6. The system according to claim 1, characterized in that, The composite template generation unit uses graph mining algorithms to analyze the connection relationships, data flow, and event triggering sequence between digital twin components in historical projects, extracts frequently co-occurring component subgraphs, and parses the logical dependencies of components within the component subgraphs, abstracting them into reusable topological logic patterns as the core of the linkage configuration pattern.

7. The system according to claim 6, characterized in that, The composite template generation unit also includes a template semantic enhancer, which is used to automatically annotate the generated structured composite template with functional semantic tags, generate structured summaries, and establish a semantic association network between the composite template and the basic component library to support semantic-based template retrieval and recommendation; the template semantic enhancer does not participate in the instantiation and environment adaptation of the composite template.

8. The system according to claim 1, characterized in that, The twin service is defined using a description file that includes interface contracts, data patterns, and dependency information, and is versioned, managed, and published through a built-in service repository.

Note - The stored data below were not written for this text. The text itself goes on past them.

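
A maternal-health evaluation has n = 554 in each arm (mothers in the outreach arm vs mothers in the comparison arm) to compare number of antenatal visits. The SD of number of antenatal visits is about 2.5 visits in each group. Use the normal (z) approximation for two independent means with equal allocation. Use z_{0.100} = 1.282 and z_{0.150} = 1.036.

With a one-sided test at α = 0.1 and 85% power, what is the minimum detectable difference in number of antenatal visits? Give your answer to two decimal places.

Minimum detectable difference ≈ 0.35 visits

δ = (z_α + z_β) · √((σ₁²+σ₂²)/n)
  = (1.282 + 1.036) · √(12.5/554)
  = 2.318 · √0.02256
  = 2.318 · 0.1502
  = 0.3482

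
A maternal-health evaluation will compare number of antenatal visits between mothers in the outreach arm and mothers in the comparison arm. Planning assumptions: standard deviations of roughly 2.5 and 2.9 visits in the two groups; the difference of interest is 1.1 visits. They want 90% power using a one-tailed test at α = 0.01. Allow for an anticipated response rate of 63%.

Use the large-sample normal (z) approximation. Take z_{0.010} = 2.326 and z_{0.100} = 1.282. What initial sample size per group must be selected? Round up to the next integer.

n = 251 per group

n = (z_α + z_β)² · (σ₁² + σ₂²) / δ²
  = (2.326 + 1.282)² · (2.5² + 2.9² = 14.66) / 1.1²
  = 13.0177 · 14.66 / 1.21
  = 157.72
Adjust for 63% response: 157.72 / 0.63 = 250.35.
Round up → n = 251 per group.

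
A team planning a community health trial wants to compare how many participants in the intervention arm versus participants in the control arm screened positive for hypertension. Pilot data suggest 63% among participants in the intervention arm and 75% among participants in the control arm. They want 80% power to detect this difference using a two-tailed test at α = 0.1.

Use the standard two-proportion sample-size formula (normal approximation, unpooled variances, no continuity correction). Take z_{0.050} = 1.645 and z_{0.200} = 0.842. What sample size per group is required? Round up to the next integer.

n = 181 per group

n = (z_{α/2} + z_β)² · [p₁(1−p₁) + p₂(1−p₂)] / (p₁ − p₂)²
  = (1.645 + 0.842)² · (0.63·0.37 + 0.75·0.25) / (-0.12)²
  = (2.487)² · (0.2331 + 0.1875) / 0.0144
  = 6.1852 · 0.4206 / 0.0144
  = 180.66
Round up → n = 181 per group.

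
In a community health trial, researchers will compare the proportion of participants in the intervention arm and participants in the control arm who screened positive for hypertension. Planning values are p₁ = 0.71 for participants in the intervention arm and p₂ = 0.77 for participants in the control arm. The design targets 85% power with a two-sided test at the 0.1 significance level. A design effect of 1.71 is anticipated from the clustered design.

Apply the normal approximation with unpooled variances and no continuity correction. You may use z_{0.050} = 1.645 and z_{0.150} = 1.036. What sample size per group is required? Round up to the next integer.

n = 1308 per group

n = (z_{α/2} + z_β)² · [p₁(1−p₁) + p₂(1−p₂)] / (p₁ − p₂)²
  = (1.645 + 1.036)² · (0.71·0.29 + 0.77·0.23) / (-0.06)²
  = (2.681)² · (0.2059 + 0.1771) / 0.0036
  = 7.1878 · 0.3830 / 0.0036
  = 764.70
Design effect: 1.71 × 764.70 = 1307.63.
Round up → n = 1308 per group.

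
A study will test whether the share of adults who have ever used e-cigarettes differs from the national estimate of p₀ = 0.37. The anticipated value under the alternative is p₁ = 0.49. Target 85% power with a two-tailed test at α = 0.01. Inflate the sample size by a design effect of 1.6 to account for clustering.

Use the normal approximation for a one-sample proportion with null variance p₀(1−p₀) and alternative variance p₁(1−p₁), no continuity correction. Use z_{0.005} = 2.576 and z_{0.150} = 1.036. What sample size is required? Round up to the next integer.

n = 345

n = [z_{α/2}·√(p₀q₀) + z_β·√(p₁q₁)]² / (p₁ − p₀)²
  = [2.576·√(0.37·0.63) + 1.036·√(0.49·0.51)]² / (0.12)²
  = [2.576·0.4828 + 1.036·0.4999]² / 0.0144
  = [1.7616]² / 0.0144
  = 215.50
Design effect: 1.6 × 215.50 = 344.80.
Round up → n = 345.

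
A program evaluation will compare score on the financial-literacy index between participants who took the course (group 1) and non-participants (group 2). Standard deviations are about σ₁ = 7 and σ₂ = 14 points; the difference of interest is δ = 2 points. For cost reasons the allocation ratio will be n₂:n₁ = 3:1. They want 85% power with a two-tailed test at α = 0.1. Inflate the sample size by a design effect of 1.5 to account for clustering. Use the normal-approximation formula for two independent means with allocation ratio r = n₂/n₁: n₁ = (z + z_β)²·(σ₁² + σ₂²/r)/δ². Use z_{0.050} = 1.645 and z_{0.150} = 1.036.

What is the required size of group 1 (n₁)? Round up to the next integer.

n₁ = (z_{α/2} + z_β)² · (σ₁² + σ₂²/r) / δ²
   = (1.645 + 1.036)² · (7² + 14²/3) / 2²
   = 7.1878 · (49 + 65.3333) / 4
   = 7.1878 · 114.3333 / 4
   = 205.45
Design effect: 1.5 × 205.45 = 308.18.
Round up → n₁ = 309; n₂ = r·n₁ = 3 × 309 = 927.

n₁ = 309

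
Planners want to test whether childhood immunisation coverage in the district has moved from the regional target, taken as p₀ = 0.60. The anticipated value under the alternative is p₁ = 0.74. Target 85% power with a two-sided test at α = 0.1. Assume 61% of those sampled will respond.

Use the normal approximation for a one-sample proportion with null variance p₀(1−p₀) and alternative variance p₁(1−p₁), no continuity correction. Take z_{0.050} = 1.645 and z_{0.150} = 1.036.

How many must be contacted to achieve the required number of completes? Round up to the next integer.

n = 133

n = [z_{α/2}·√(p₀q₀) + z_β·√(p₁q₁)]² / (p₁ − p₀)²
  = [1.645·√(0.60·0.40) + 1.036·√(0.74·0.26)]² / (0.14)²
  = [1.645·0.4899 + 1.036·0.4386]² / 0.0196
  = [1.2603]² / 0.0196
  = 81.04
Adjust for 61% response: 81.04 / 0.61 = 132.85.
Round up → n = 133.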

9. The system according to claim 1, characterized in that, The template application and context adaptation module is specifically used for: parsing the component configuration and logical relationships in the composite template when the user applies the structured composite template; scanning and matching the available resources of the target project environment; and adapting the abstract definitions in the composite template to specific environmental resources based on semantic mapping or rule mapping to complete parameterized instantiation.

10. The system according to claim 9, characterized in that, When the target project environment lacks the resources specified by the composite template, the template application and context adaptation module calls the semantic understanding and interface mapping unit to find functionally equivalent alternative resources and automatically reconstruct the corresponding driver relationship or accept user manual mapping instructions to complete the adaptation.

11. The system according to claim 1, characterized in that, The visual editing environment includes a 3D scene editor and a 2D configuration editor; each editor is connected through a unified component metadata model and a state synchronization bus; in response to any modification operation of the attributes, state or linkage configuration of the digital twin component in any editor, the corresponding update message is distributed to other editors through the state synchronization bus, triggering other editors to refresh their corresponding views and logical models based on the update message.

12. The system according to claim 1, characterized in that, The system is deployed in a cloud-based microservice architecture; the digital twin construction module, simulation and control linkage configuration module, service encapsulation and template management module, and template application and context adaptation module are independent microservices that communicate and collaborate through a unified event bus and API gateway.